DHT and Scorpio find technique to tackle bond refinance conundrum

Private exchange presents a flexible option when bonds mature in down market, writes Park Partners’ Aran Williams

The issuance of convertible bonds is running at high levels this year, topping $85bn in the US in the first half — the most since 2008. Issuers tend to be tech companies, whose volatile share prices imply high option values and allow the convertible bond to be priced attractively, with low coupon rates often below 1%.

There are not many parallels between the tech and tanker industries, but tanker owners too have ­volatile share prices and a strong desire to keep cash interest payments as low as possible in today’s brutal spot market.

The challenge with convertible bonds in shipping is what to do when the maturity coincides with a low market. Issuing new capital is unattractive, as shares are trading at steep discounts to net asset value (NAV), and the yields necessary to find new unsecured bond investors are high.

Extending maturities

Scorpio Tankers and DHT Holdings, two US-listed issuers facing 2019 convertible bond maturities, have used a little-understood technique to extend the ­maturities beyond 2020, when the markets should hopefully look materially better.

Rather than raising new capital to repay a maturing bond, the technique involves privately negotiating with existing holders, so that they agree to exchange their bonds for a new, slightly more valuable bond, with a longer maturity date.

“The challenge with convertible bonds in shipping is what to do when the maturity coincides with a low market”

This cannot be done for the whole bond issue, as that would require a full public tender offer under US Securities and Exchange Commission rules, but by following certain protocols, it is possible to exchange a high percentage of a bond issue in a private transaction.

Scorpio Tankers exchanged $200m of its $350m ­issue, and DHT exchanged $75m of its $105m outstanding, in both cases for bonds with longer maturity dates. The remaining stubs of the old bonds are much smaller and more manageable to repay in cash on maturity.

This mechanism has several other advantages.

First, the issuer does not have to make a public ­tender or public capital raise. The deal is negotiated privately without alerting the market that the company is looking for funds and is announced only once it is completed.

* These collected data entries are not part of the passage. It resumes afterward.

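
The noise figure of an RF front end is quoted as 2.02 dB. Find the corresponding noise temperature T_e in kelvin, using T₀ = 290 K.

172 K

F = 10^(2.02/10) = 1.59221
T_e = (F − 1)·T₀ = (1.59221 − 1) × 290 = 172 K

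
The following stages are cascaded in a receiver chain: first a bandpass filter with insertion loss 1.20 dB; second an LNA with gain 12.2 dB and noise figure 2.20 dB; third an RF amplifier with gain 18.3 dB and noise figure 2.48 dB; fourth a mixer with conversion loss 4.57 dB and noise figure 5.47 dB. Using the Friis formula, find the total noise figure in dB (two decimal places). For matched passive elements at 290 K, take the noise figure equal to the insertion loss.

Convert to linear (a loss of L dB is a gain of −L dB): F_i = 10^(NF_i/10), G_i = 10^(G_i,dB/10)
  Stage 1: F_1 = 10^(1.20/10) = 1.318, G_1 = 10^(−1.20/10) = 0.7586
  Stage 2: F_2 = 10^(2.20/10) = 1.660, G_2 = 10^(12.2/10) = 16.60
  Stage 3: F_3 = 10^(2.48/10) = 1.770, G_3 = 10^(18.3/10) = 67.61
  Stage 4: F_4 = 10^(5.47/10) = 3.524, G_4 = 10^(−4.57/10) = 0.3491
Friis cascade:
  F = 1.318 + (1.660 − 1)/0.7586 + (1.770 − 1)/12.59 + (3.524 − 1)/851.1 = 2.252
NF = 10 log₁₀(2.252) = 3.53 dB

3.53 dB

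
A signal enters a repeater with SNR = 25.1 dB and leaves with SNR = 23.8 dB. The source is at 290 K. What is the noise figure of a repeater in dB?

1.3 dB

NF (dB) = SNR_in(dB) − SNR_out(dB) when the source is at T₀
NF = 25.1 − 23.8 = 1.3 dB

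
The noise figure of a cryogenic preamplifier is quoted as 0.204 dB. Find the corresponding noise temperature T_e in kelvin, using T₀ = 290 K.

13.9 K

F = 10^(0.204/10) = 1.04809
T_e = (F − 1)·T₀ = (1.04809 − 1) × 290 = 13.9 K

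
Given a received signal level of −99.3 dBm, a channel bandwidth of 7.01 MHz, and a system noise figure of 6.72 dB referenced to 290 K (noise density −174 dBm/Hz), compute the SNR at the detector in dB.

−0.5 dB

Noise floor: N = −174 + 10 log₁₀(B) + NF
10 log₁₀(7.01×10⁶) = 68.46 dB
N = −174 + 68.46 + 6.72 = −98.82 dBm
SNR = P_sig − N = −99.3 − (−98.82) = −0.48 dB → −0.5 dB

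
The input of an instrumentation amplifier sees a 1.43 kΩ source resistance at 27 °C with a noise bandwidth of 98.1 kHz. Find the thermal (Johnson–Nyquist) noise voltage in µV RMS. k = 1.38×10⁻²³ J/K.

T = 27 °C + 273.15 = 300.15 K
V_n = √(4kTRB)
4kTRB = 4 × 1.38×10⁻²³ × 300.15 × 1.43×10³ × 9.81×10⁴ = 2.32×10⁻¹² V²
V_n = √(2.32×10⁻¹²) = 1.52×10⁻⁶ V = 1.52 µV

1.52 µV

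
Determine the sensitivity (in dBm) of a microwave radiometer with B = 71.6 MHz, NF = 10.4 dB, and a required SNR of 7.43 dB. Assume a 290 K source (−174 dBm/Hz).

Sensitivity = −174 + 10 log₁₀(B) + NF + SNR_min
= −174 + 78.55 + 10.4 + 7.43
= −77.62 dBm → −77.6 dBm

−77.6 dBm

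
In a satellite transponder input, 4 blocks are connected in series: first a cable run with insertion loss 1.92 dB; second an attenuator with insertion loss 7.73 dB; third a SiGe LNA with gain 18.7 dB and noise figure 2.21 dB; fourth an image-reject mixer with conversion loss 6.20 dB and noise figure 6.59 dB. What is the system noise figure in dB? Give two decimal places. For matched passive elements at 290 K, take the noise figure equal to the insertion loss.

Convert to linear (a loss of L dB is a gain of −L dB): F_i = 10^(NF_i/10), G_i = 10^(G_i,dB/10)
  Stage 1: F_1 = 10^(1.92/10) = 1.556, G_1 = 10^(−1.92/10) = 0.6427
  Stage 2: F_2 = 10^(7.73/10) = 5.929, G_2 = 10^(−7.73/10) = 0.1687
  Stage 3: F_3 = 10^(2.21/10) = 1.663, G_3 = 10^(18.7/10) = 74.13
  Stage 4: F_4 = 10^(6.59/10) = 4.560, G_4 = 10^(−6.20/10) = 0.2399
Friis cascade:
  F = 1.556 + (5.929 − 1)/0.6427 + (1.663 − 1)/0.1084 + (4.560 − 1)/8.035 = 15.79
NF = 10 log₁₀(15.79) = 11.98 dB

11.98 dB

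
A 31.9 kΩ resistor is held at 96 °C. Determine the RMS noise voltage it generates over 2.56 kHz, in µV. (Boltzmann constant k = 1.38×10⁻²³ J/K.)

T = 96 °C + 273.15 = 369.15 K
V_n = √(4kTRB)
4kTRB = 4 × 1.38×10⁻²³ × 369.15 × 3.19×10⁴ × 2.56×10³ = 1.66×10⁻¹² V²
V_n = √(1.66×10⁻¹²) = 1.29×10⁻⁶ V = 1.29 µV

1.29 µV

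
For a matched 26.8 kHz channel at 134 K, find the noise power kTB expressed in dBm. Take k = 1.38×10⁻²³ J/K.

−133.0 dBm

P_n = kTB = 1.38×10⁻²³ × 134 × 2.68×10⁴ = 4.96×10⁻¹⁷ W
In dBm: 10 log₁₀(4.96×10⁻¹⁷ / 10⁻³) = −133.0 dBm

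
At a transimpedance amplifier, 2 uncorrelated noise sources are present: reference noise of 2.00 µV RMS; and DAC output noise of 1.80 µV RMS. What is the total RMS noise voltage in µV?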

Also, the company is able to keep control over the amount of bonds exchanged and the relative size of the new and old bond issues.

Private negotiations

Finally, the company has a greater degree of flexibility in terms of the new bond, as the terms are negotiated privately with existing holders. For example, both DHT and Scorpio Tankers’ new convertible bonds have a much higher conversion price premium than the standard market 30%. If a company believes its shares are trading at a wide discount to NAV, it is certainly not attractive to issue a new convertible bond with a 30% conversion premium, if that conversion price is still below the company’s NAV.

The issuer also has more flexibility in the date of maturity. Rather than a standard five years, Scorpio Tankers and DHT have opted for a relatively short maturity date. DHT has also included issuer-friendly redemption clauses that limit the eventual cost to shareholders of the convertible bond if the share price appreciates strongly.

The principal attraction of convertible bonds — low interest due to the equity convert option — persists. The flexibility offered by private exchange reduces the refinancing risk, making it suitable for other shipping companies looking to minimise the cost of capital and manage their capital structure through the cycle.